Havia um toque leigo, também: a missa das nove aos domingos na Catedral era conveniente, pois a poucos passos dali, às dez, começava o programa de rádio infanto-juvenil no Clube Curitibano. O apresentador, José Augusto Ribeiro – prenunciando já o fabuloso orador que viria a ser – comandava o show que tinha, entre suas atrações, as fabulosas irmãs catarinenses Van Steen, uma delas a Edla, que ganhou o mundo como atriz e escritora.

Bisneto de anarquista – Ernesto Muggiati veio para o Brasil com mulher, dois filhos e duas filhas para participar da lendária Colônia Cecília em Palmeira, no Paraná – comunista principiante (adentrei 1950 com doze anos de idade no auge da Guerra Fria), não posso omitir que me vi então, paradoxalmente, às voltas com uma tremenda crise mística ao ler, no começo da adolescência, já em inglês, The Seven Storey Mountain/A montanha dos sete patamares, de um dos grandes líderes espirituais da nossa época, Thomas Merton (1915-68), um monge trapista, ordem que cultivava o voto do silêncio.

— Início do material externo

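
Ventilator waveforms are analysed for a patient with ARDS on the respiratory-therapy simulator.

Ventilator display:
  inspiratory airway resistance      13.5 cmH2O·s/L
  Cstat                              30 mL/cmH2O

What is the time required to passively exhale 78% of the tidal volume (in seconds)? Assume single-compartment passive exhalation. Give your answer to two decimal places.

0.61

τ = R × C = 13.5 × 30 mL/cmH2O = 13.5 × 0.030 L/cmH2O = 0.405 s.
Exhaled fraction f = 1 − e^(−t/τ) → t = −τ·ln(1 − f) = −0.405·ln(0.22) = 0.6132 s.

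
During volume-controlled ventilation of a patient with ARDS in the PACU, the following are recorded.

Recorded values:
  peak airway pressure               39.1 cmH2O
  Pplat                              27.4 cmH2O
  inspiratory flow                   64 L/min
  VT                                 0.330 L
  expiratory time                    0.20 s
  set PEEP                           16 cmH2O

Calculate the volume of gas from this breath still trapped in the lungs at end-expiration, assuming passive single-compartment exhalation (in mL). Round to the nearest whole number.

Flow: 64 L/min ÷ 60 = 1.0667 L/s.
R = (PIP − Pplat)/V̇ = (39.1 − 27.4) / 1.0667 = 11.7/1.0667 = 10.968 cmH2O·s/L.
C = Vt/(Pplat − PEEP) = 330.0 / (27.4 − 16) = 330.0/11.4 = 28.947 mL/cmH2O.
τ = R × C = 10.968 × 0.02895 L/cmH2O = 0.3175 s.
Fraction remaining = e^(−Te/τ) = e^(−0.20/0.3175) = 0.5326.
Trapped volume = 330.0 × 0.5326 = 175.76 mL.

176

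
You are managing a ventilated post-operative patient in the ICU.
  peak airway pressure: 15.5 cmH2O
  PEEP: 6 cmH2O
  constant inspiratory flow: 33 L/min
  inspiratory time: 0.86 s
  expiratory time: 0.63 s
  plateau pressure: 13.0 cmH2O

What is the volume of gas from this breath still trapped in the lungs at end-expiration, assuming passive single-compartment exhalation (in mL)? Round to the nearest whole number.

61

Flow: 33 L/min ÷ 60 = 0.55 L/s.
Vt = flow × Ti = 0.55 L/s × 0.86 s × 1000 mL/L = 473.0 mL.
R = (PIP − Pplat)/V̇ = (15.5 − 13.0) / 0.55 = 2.5/0.55 = 4.545 cmH2O·s/L.
C = Vt/(Pplat − PEEP) = 473.0 / (13.0 − 6) = 473.0/7.0 = 67.571 mL/cmH2O.
τ = R × C = 4.545 × 0.06757 L/cmH2O = 0.3071 s.
Fraction remaining = e^(−Te/τ) = e^(−0.63/0.3071) = 0.1285.
Trapped volume = 473.0 × 0.1285 = 60.781 mL.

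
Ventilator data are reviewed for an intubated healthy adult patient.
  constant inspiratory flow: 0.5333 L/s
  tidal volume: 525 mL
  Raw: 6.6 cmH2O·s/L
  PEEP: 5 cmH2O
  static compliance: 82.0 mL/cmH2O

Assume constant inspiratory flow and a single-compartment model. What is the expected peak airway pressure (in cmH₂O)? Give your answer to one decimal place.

Equation of motion (constant flow): PIP = Vt/C + R·V̇ + PEEP.
PIP = 525/82.0 + 6.6×0.5333 + 5 = 6.402 + 3.52 + 5 = 14.922 cmH2O.

14.9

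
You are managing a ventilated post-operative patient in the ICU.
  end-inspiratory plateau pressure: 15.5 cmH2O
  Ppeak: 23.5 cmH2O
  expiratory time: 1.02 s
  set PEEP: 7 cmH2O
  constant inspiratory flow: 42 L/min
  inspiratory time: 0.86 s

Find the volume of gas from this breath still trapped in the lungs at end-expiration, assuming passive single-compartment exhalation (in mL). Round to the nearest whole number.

Flow: 42 L/min ÷ 60 = 0.7 L/s.
Vt = flow × Ti = 0.7 L/s × 0.86 s × 1000 mL/L = 602.0 mL.
R = (PIP − Pplat)/V̇ = (23.5 − 15.5) / 0.7 = 8.0/0.7 = 11.429 cmH2O·s/L.
C = Vt/(Pplat − PEEP) = 602.0 / (15.5 − 7) = 602.0/8.5 = 70.824 mL/cmH2O.
τ = R × C = 11.429 × 0.07082 L/cmH2O = 0.8094 s.
Fraction remaining = e^(−Te/τ) = e^(−1.02/0.8094) = 0.2836.
Trapped volume = 602.0 × 0.2836 = 170.73 mL.

171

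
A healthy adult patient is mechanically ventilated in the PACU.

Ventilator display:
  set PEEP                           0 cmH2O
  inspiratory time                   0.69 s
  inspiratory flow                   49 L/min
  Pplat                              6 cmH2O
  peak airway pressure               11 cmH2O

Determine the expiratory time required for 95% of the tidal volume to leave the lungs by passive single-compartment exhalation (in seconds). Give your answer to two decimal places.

1.72

Flow: 49 L/min ÷ 60 = 0.8167 L/s.
Vt = flow × Ti = 0.8167 L/s × 0.69 s × 1000 mL/L = 563.52 mL.
R = (PIP − Pplat)/V̇ = (11 − 6) / 0.8167 = 5.0/0.8167 = 6.122 cmH2O·s/L.
C = Vt/(Pplat − PEEP) = 563.52 / (6 − 0) = 563.52/6.0 = 93.92 mL/cmH2O.
τ = R × C = 6.122 × 0.09392 L/cmH2O = 0.575 s.
t = −τ·ln(1 − 0.95) = −0.575·ln(0.05) = 1.723 s.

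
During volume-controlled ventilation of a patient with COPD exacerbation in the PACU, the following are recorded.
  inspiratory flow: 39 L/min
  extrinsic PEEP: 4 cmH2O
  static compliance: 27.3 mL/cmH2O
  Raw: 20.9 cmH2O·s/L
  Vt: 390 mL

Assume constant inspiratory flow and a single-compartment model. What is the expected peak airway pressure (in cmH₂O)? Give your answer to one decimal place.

Flow: 39 L/min ÷ 60 = 0.65 L/s.
Equation of motion (constant flow): PIP = Vt/C + R·V̇ + PEEP.
PIP = 390/27.3 + 20.9×0.65 + 4 = 14.286 + 13.585 + 4 = 31.871 cmH2O.

31.9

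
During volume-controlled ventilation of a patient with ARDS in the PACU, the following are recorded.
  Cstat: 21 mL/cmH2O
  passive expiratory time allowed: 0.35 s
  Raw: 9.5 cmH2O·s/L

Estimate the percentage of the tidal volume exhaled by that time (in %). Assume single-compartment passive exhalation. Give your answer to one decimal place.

82.7

τ = R × C = 9.5 × 21 mL/cmH2O = 9.5 × 0.021 L/cmH2O = 0.1995 s.
Passive exhalation: V(t)/V₀ = e^(−t/τ) = e^(−0.35/0.1995) = 0.173.
Fraction exhaled = 1 − 0.173 = 0.827 → 82.7%.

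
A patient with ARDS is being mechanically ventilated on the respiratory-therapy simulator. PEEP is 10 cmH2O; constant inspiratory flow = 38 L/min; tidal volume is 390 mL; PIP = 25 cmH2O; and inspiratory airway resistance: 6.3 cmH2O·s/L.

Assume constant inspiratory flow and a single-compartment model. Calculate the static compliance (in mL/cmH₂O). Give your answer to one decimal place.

Flow: 38 L/min ÷ 60 = 0.6333 L/s.
Equation of motion (constant flow): PIP = Vt/C + R·V̇ + PEEP.
Vt/C = PIP − R·V̇ − PEEP = 25 − 6.3×0.6333 − 10 = 25 − 3.99 − 10 = 11.01 cmH2O.
C = Vt / 11.01 = 390 / 11.01 = 35.422 mL/cmH2O.

35.4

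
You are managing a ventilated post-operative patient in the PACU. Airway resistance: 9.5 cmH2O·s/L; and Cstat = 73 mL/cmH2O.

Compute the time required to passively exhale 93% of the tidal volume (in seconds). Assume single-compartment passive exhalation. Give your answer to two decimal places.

1.84

τ = R × C = 9.5 × 73 mL/cmH2O = 9.5 × 0.073 L/cmH2O = 0.6935 s.
Exhaled fraction f = 1 − e^(−t/τ) → t = −τ·ln(1 − f) = −0.6935·ln(0.07) = 1.844 s.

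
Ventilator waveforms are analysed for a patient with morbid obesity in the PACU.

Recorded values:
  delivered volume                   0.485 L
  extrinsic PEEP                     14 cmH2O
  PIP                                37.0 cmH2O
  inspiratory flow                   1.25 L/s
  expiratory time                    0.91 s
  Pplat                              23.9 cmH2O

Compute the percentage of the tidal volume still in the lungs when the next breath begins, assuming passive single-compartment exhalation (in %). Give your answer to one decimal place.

R = (PIP − Pplat)/V̇ = (37.0 − 23.9) / 1.25 = 13.1/1.25 = 10.48 cmH2O·s/L.
C = Vt/(Pplat − PEEP) = 485.0 / (23.9 − 14) = 485.0/9.9 = 48.99 mL/cmH2O.
τ = R × C = 10.48 × 0.04899 L/cmH2O = 0.5134 s.
Fraction remaining at end-expiration = e^(−Te/τ) = e^(−0.91/0.5134) = 0.1699 → 16.99%.

17.0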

Mas chega de nariz-de-cera, como se praticava no jornalismo dantanho.

Jesuíta, tanguero emérito, torcedor doente do San Lorenzo de Almagro, Jorge Mario Bergoglio (coincidência, Zagalo também é Jorge Mário) foi um dos raros Papas que não ascendeu ao trono de São Pedro pela morte do antecessor: Bento XVI renunciou e, como Papa Emérito, caminha firme para os 93 anos (não percam o filme Dois Papas, do brasileiro Fernando Meireles, que reconstitui o encontro entre Ratzinger e Bergoglio em Castel Gandolfo em 2013). Pouco depois, Ratzinger renunciava e Bergoglio assumia o papado sob o nome de Francisco, quebrando uma série de recordes pontificais: é o primeiro papa nascido na América, o primeiro latino-americano, o primeiro pontífice do hemisfério sul, o primeiro papa a utilizar o nome de Francisco, o primeiro pontífice não europeu em mais de 1200 anos (o último havia sido Gregório III, morto em 741) e também o primeiro papa jesuíta da história.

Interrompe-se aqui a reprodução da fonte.